Performance of synthetic antiferromagnetic racetrack memory: domain wall vs skyrmion
R. Tomasello, V. Puliafito, E. Martinez, A. Manchon, M. Ricci, M., Carpentieri, and G. Finocchio

TL;DR
This paper compares the performance of synthetic antiferromagnetic racetrack memory using domain walls and skyrmions, analyzing velocity and defect sensitivity through micromagnetic simulations.
Contribution
It provides a comprehensive micromagnetic analysis of SAF racetrack memory, highlighting conditions for stabilizing SAF skyrmions and their high-velocity potential.
Findings
SAF skyrmion stabilization requires opposite Dzyaloshinskii-Moriya Interaction signs.
SAF skyrmions and Neel domain walls can reach velocities over 1200 m/s.

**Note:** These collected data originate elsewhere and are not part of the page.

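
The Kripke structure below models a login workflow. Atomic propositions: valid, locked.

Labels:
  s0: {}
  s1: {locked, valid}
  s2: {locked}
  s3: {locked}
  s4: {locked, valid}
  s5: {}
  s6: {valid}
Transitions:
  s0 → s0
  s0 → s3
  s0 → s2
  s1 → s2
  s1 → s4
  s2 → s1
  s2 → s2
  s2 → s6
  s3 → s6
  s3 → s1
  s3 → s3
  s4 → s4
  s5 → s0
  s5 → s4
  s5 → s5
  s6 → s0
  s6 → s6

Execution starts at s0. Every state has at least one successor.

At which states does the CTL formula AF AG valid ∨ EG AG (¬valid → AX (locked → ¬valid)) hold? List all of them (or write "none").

States satisfying AG valid: {s4}.
States satisfying AF AG valid: {s4}.
States satisfying AG (¬valid → AX (locked → ¬valid)): {s4}.
States satisfying EG AG (¬valid → AX (locked → ¬valid)): {s4}.
States satisfying AF AG valid ∨ EG AG (¬valid → AX (locked → ¬valid)): {s4}.

{s4}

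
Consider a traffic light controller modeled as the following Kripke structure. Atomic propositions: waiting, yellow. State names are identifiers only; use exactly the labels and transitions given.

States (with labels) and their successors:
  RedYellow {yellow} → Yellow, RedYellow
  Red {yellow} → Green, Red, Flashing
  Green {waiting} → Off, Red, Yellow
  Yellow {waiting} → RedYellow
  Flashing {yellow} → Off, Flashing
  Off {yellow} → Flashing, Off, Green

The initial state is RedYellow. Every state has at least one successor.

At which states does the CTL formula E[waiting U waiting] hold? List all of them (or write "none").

States satisfying waiting: {Green, Yellow}.
States satisfying E[waiting U waiting]: {Green, Yellow}.

{Green, Yellow}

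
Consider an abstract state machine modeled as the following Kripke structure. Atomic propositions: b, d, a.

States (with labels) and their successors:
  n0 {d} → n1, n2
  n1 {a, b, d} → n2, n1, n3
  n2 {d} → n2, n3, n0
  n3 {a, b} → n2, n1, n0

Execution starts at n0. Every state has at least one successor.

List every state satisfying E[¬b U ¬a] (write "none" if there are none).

{n0, n2}

States satisfying ¬b: {n0, n2}.
States satisfying ¬a: {n0, n2}.
States satisfying E[¬b U ¬a]: {n0, n2}.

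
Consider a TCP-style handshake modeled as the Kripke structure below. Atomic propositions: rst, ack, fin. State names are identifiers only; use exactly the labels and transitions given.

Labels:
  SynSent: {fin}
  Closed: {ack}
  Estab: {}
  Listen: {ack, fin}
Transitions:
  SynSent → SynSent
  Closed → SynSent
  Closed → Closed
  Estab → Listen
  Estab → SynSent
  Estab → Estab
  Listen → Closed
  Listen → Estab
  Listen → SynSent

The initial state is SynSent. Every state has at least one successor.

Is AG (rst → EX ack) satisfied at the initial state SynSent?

Yes

States satisfying rst → EX ack: {SynSent, Closed, Estab, Listen}.
States satisfying AG (rst → EX ack): {SynSent, Closed, Estab, Listen}.
Every state reachable from SynSent satisfies rst → EX ack.
SynSent ∈ Sat(AG (rst → EX ack)).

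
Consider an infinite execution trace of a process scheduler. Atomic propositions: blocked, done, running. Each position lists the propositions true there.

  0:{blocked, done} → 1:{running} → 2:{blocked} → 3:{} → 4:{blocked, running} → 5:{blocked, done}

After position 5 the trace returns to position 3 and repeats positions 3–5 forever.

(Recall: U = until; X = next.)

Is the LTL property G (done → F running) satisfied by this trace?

done → F running holds at every position 0..5, and those are all positions ever visited, so G (done → F running) holds.
Positions where done holds: 0, 5.
Check F running at each: 0→ok, 5→ok.

Holds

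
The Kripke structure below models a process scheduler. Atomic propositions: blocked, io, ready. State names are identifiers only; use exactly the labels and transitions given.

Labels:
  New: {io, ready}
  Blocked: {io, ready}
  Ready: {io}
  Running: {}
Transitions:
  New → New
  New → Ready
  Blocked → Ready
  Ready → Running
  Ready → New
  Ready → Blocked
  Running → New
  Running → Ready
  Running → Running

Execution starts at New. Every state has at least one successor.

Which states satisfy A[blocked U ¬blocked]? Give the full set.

{New, Blocked, Ready, Running}

States satisfying blocked: ∅.
States satisfying ¬blocked: {New, Blocked, Ready, Running}.
States satisfying A[blocked U ¬blocked]: {New, Blocked, Ready, Running}.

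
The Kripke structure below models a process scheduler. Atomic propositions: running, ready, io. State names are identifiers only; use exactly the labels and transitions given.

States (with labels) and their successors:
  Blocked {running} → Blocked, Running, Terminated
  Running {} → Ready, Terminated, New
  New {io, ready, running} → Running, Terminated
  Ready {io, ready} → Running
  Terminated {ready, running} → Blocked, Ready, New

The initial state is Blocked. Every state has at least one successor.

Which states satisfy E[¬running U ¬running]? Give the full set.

{Running, Ready}

States satisfying ¬running: {Running, Ready}.
States satisfying E[¬running U ¬running]: {Running, Ready}.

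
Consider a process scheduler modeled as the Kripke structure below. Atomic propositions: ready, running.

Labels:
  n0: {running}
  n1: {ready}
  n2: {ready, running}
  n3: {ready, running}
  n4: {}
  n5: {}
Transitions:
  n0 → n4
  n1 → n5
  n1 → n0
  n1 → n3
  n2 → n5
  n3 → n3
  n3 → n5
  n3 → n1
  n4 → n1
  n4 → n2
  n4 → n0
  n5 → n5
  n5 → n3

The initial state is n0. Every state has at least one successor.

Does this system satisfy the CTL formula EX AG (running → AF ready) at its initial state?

Does not hold

States satisfying AG (running → AF ready): ∅.
States satisfying EX AG (running → AF ready): ∅.
No suitable path/successor from n0 witnesses the formula.
n0 ∉ Sat(EX AG (running → AF ready)).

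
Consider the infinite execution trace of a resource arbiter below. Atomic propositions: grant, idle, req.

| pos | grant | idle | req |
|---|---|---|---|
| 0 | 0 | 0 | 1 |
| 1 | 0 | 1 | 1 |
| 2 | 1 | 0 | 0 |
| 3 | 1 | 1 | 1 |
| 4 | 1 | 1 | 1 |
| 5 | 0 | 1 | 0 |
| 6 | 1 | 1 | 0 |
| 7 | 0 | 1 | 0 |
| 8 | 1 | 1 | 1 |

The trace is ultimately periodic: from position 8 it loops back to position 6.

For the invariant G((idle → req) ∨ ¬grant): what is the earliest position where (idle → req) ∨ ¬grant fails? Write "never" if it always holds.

Check (idle → req) ∨ ¬grant at each position in order: 0 ✓, 1 ✓, 2 ✓, 3 ✓, 4 ✓, 5 ✓.
At position 6 the labels are {grant, idle}, so (idle → req) ∨ ¬grant is false there. This is the first violation.

6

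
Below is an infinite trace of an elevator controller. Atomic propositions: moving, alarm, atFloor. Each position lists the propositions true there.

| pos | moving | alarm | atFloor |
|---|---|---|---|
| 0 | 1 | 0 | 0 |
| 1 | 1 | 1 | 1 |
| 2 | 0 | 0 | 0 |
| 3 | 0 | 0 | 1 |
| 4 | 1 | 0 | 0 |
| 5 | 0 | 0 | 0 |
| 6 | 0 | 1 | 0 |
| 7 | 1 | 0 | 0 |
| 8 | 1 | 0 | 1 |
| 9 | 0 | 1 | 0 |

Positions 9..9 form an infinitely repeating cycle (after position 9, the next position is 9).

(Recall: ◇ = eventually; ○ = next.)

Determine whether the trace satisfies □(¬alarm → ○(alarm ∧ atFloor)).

No

¬alarm → ○(alarm ∧ atFloor) must hold at every position from 0 onward. It fails at position 2, so □(¬alarm → ○(alarm ∧ atFloor)) is false.
Positions where ¬alarm holds: 0, 2, 3, 4, 5, 7, 8.
Check ○(alarm ∧ atFloor) at each: 0→ok, 2→fails, 3→fails, 4→fails, 5→fails, 7→fails, 8→fails.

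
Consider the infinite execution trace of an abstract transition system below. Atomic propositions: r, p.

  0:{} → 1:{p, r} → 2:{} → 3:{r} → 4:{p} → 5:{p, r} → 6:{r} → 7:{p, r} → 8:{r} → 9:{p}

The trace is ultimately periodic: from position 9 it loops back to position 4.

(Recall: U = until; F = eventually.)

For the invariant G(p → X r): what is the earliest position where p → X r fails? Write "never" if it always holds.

1

Check p → X r at each position in order: 0 ✓.
At position 1 the labels are {p, r} and the next position 2 has {}, so p → X r is false there. This is the first violation.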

Velocity depends on spin-orbit torque with opposite signs applied to ferromagnets.
Abstract
A storage scheme based on racetrack memory, where the information can be coded in a domain or a skyrmion, seems to be an alternative to conventional hard disk drive for high density storage. Here, we perform a full micromagnetic study of the performance of synthetic antiferromagnetic (SAF) racetrack memory in terms of velocity and sensitivity to defects by using experimental parameters. We find that to stabilize a SAF skyrmion, the Dzyaloshinskii-Moriya Interaction in the top and the bottom ferromagnet should have an opposite sign. The velocity of SAF skyrmion and SAF Neel domain wall are of the same order and can reach values larger than 1200 m/s if a spin-orbit torque from the spin-Hall effect with opposite sign is applied to both ferromagnets.